While it was important to protect the judiciary against infringements of independence, that was not the issue here, they said. This was not a case about the judiciary as an institution and Mosito’s case all along had been that he had been the target of a “malicious ad hominem assault” and that the prosecution and disciplinary proceedings were aimed at him, personally.
There was no suggestion that there was any attempt to influence or hamper him as a judge. “This is a case about a taxpayer who happens to be a judge who allegedly failed to file income tax returns. Put differently – and more correctly – the question here is whether a person, by virtue of his or her appointment as a judge, is shielded from the prescripts of the income tax legislation and ordinary criminal law and procedure of the land.”
Along the way Mosito had dropped various aspects of his original argument, and was mostly left with a claim, based on the constitution, that the proposed action against him violated the principle of judicial independence. The five judges said they knew of no principle that would have the effect of immunising judges from criminal prosecution. They wanted to be “emphatic” on this point: if there was any difference between judges and anyone else facing criminal prosecution it could be argued that “in a case affecting probity” judicial ethics would require a judge to stand down voluntarily or submit to suspension pending the outcome of the case.
Counsel for Mosito argued that the disciplinary proceedings outlined in the constitution were a “necessary precursor” to prosecution. That could not be, said the judges, as it would mean that the judgment of a disciplinary tribunal overrode that of the criminal justice system.
The judges also said that they did not in any case endorse the submission by Mosito that disclosure by the revenue authorities to their prosecution colleagues was improper. The tax law prohibition was on “unauthorised” disclosure, they said, and there was nothing wrong with the tax authorities giving information to the prosecuting arm of the state for action against alleged tax offenders.
The court also pointed out that on the one hand Mosito claimed an impeachment process could not start until the criminal prosecution was complete. And on the other he contended that prosecution could not start until the disciplinary process was complete, a position that resulted in deadlock. “This patently absurd conclusion is also derived from the failure to distinguish the two distinct mechanisms …. Judges are human.
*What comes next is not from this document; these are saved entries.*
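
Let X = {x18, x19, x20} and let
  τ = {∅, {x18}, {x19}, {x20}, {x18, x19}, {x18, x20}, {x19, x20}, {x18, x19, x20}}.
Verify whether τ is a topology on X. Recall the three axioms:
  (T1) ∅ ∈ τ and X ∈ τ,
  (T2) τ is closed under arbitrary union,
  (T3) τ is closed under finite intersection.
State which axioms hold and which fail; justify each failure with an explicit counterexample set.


τ IS a topology on X.

Axiom (T1): ∅ ∈ τ? Yes; X ∈ τ? Yes.
Axiom (T2/T3): check pairwise unions and intersections of members of τ.
All pairwise intersections and unions checked — each lies in τ. Therefore τ satisfies (T1), (T2), (T3): it IS a topology on X.


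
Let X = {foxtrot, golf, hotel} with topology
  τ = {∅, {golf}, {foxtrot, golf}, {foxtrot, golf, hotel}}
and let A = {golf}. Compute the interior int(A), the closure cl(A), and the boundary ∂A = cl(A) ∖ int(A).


int(A) = {golf}, cl(A) = {foxtrot, golf, hotel}, ∂A = {foxtrot, hotel}.

Closed sets in (X, τ) are complements of opens:
  closed(X, τ) = {∅, {hotel}, {foxtrot, hotel}, {foxtrot, golf, hotel}}.
int(A) = ⋃ {U ∈ τ : U ⊆ A}. Opens contained in A: ∅, {golf}.
Taking the union of these: int(A) = {golf}.
cl(A) = ⋂ {C closed : A ⊆ C}. Closed sets containing A: {foxtrot, golf, hotel}.
Intersecting these: cl(A) = {foxtrot, golf, hotel}.
∂A = cl(A) ∖ int(A) = {foxtrot, golf, hotel} ∖ {golf} = {foxtrot, hotel}.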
They can commit crimes, and if they do they can be prosecuted. They can also behave in ways proving them unfit for judicial office. Then they may be removed from office. Conduct constituting an indictable crime can also constitute impeachable misconduct.”
On the question of costs the court said while Mosito tried to present his case as a defence of the judiciary in Lesotho against attack by the executive, he also made out that he was being personally persecuted. In reality he was not defending judicial independence “but has been pursuing his personal interests under the banner of constitutionality”. It was therefore appropriate that he should bear the costs of the other parties in the case.
The decision means the disciplinary hearing may now go ahead in August as planned. However, Mosito has already tried to limit its terms of reference via a recently argued application for the subject matter of the hearing to be restricted: he wants anything that happened before his appointment as a judge to be off limits. Judgment in that matter is still expected, but it is unlikely that his argument will have persuaded the court.